The question is whether life as a supporter is really so much fun. English writer and football fan Nick Hornby describes it as a compulsive behaviour, a long suffering on ice-cold bleachers in far-away towns, or as one of the guys in Black Army says: “Football is the most fantastic game in the world. However, it is also to most frustrating, upsetting, depressing and inconsolable undertaking you can imagine - but there is nothing else…”
A Brazilian poet said the following memorable words: “Football is the little poor man’s feeling of being a winner in a life in which he knows he has already lost.”
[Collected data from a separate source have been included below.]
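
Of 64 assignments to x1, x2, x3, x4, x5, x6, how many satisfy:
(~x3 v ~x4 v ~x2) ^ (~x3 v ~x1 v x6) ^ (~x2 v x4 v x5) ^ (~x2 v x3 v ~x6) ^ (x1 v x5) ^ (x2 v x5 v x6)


CNF with 6 clauses over 6 vars (64 assignments).
An assignment satisfies CNF iff every clause has >=1 true literal.
Check each row (bits = x1,x2,x3,x4,x5,x6; clause T/F shown):
  row 0 [000000]: clauses=TTTTFF -> 0
  row 1 [000001]: clauses=TTTTFT -> 0
  row 2 [000010]: clauses=TTTTTT -> 1
  row 3 [000011]: clauses=TTTTTT -> 1
  row 4 [000100]: clauses=TTTTFF -> 0
  (every remaining row is evaluated the same way; all 64 results are listed next)
Full result column, 8 rows per line (x1,x2,x3 fixed per line; x4,x5,x6 runs 000..111 left to right):
  rows 0-7 [x1,x2,x3=000]: 00110011  (ones: 4)
  rows 8-15 [x1,x2,x3=001]: 00110011  (ones: 4)
  rows 16-23 [x1,x2,x3=010]: 00100010  (ones: 2)
  rows 24-31 [x1,x2,x3=011]: 00110000  (ones: 2)
  rows 32-39 [x1,x2,x3=100]: 01110111  (ones: 6)
  rows 40-47 [x1,x2,x3=101]: 01010101  (ones: 4)
  rows 48-55 [x1,x2,x3=110]: 00101010  (ones: 3)
  rows 56-63 [x1,x2,x3=111]: 00010000  (ones: 1)
Satisfying assignments = 4+4+2+2+6+4+3+1 = 26

26


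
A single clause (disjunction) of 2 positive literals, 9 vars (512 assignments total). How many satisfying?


Step 1: Total=2^9=512
Step 2: Unsat when all 2 false: 2^7=128
Step 3: Sat=512-128=384

384


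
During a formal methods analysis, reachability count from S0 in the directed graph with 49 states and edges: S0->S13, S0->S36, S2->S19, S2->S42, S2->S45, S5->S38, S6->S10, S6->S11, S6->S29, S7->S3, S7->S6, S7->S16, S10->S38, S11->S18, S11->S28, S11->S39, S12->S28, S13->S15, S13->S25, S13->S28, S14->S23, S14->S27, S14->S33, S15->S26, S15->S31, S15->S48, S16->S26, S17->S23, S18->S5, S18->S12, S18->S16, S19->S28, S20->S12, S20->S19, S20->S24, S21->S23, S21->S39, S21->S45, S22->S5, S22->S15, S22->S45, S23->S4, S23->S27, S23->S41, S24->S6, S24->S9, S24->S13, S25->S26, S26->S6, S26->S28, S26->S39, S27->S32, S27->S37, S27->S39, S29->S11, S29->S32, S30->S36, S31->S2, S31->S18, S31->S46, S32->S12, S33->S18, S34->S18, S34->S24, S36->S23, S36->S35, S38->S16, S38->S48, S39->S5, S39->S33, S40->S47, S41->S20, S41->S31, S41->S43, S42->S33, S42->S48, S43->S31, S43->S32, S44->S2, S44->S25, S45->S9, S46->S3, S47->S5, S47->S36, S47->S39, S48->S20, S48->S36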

This book is the story of a few young people and their love for a team. However, it also documents a societal phenomenon that deals with much more than just football.
GRAFFITI
Graffiti! It is about stolen spray paint, small signatures and complete wall paintings. It is about Hip-Hop music and decorated subway tunnels. It is about a simmering cultural stew containing ingredients from all around the world.
Many people regard graffiti as tasteless scribbles. Others see it as a refined art form that is here to stay. Yet, regardless of what you think, you are affected by it. In Per-Olof Sännås book Graffiti, you will meet Here to Stay, This Town Stinks, Vandals in Motion and other youth gangs who have taken to spray paint as their weapon. You will meet, Disey, Ziggy, Zip and Baze.
These are suburban youth who have something to say. They want to be seen, to grab your attention and find excitement. They want to protest and highlight the injustices and problems in our world. The book takes us through the Hip-Hop culture. From its beginning in the Bronx in New York in the 70s, up to the wall painting done in your block last night, this book tells of music, dance and graffiti.
Those are three means of expression that have taken Hip-Hop around the world and in among us - for better or worse. The book Graffiti is an exciting reality documentary, which in a quick and interesting manner reflects on and tells of a new subculture. It explains what it is that drives contemporary youth and the paintings you see fly past while looking out the subway-train window.
Per-Olof lived with the gang for three years. His tenacious and unprejudiced attitude opens doors that are closed to us others. Per-Olof won the confidence of the youth. This book is the result of this open confidence.
SKINHEADS
“One wants to be loved, and failing that admired, and failing that feared, and failing that despised and detested.”
So writes Hjalmar Söderberg in the novel Doktor Glas. That description applies well to the skinhead gang that Per-Olof Sännås followed for two years.
“I will never forget my first encounter with the skinheads. You see, I was assaulted myself”, says Sännås. However, the enthusiastic photographer would not be scared off.
“I wanted to get to know what was hiding behind the aggressive façade.”
The fearless photographer returned to the skinheads’ meeting place, and in the end, they accepted him. Sännås lived with the gang for two years. The result was the photo book entitled Skinheads, which was published in 1988. The both violent and captivating pictures made Sännås into a name within the world of documentary photography.
“It was both a tragic and frightening environment”, says Per-Olof Sännås.
Hatred was what united them. Hatred toward everyone who did not look like them. Every weekend, they drank themselves drunk and then made their way out into town to fight. Sometimes they won, and sometimes they themselves were beaten up.
Most of the boys came from broken homes. Many of them had been bullied. Now they were striking back. That they were really fighting against their own societal class and struck people of the same social background as themselves was something on which they never reflected.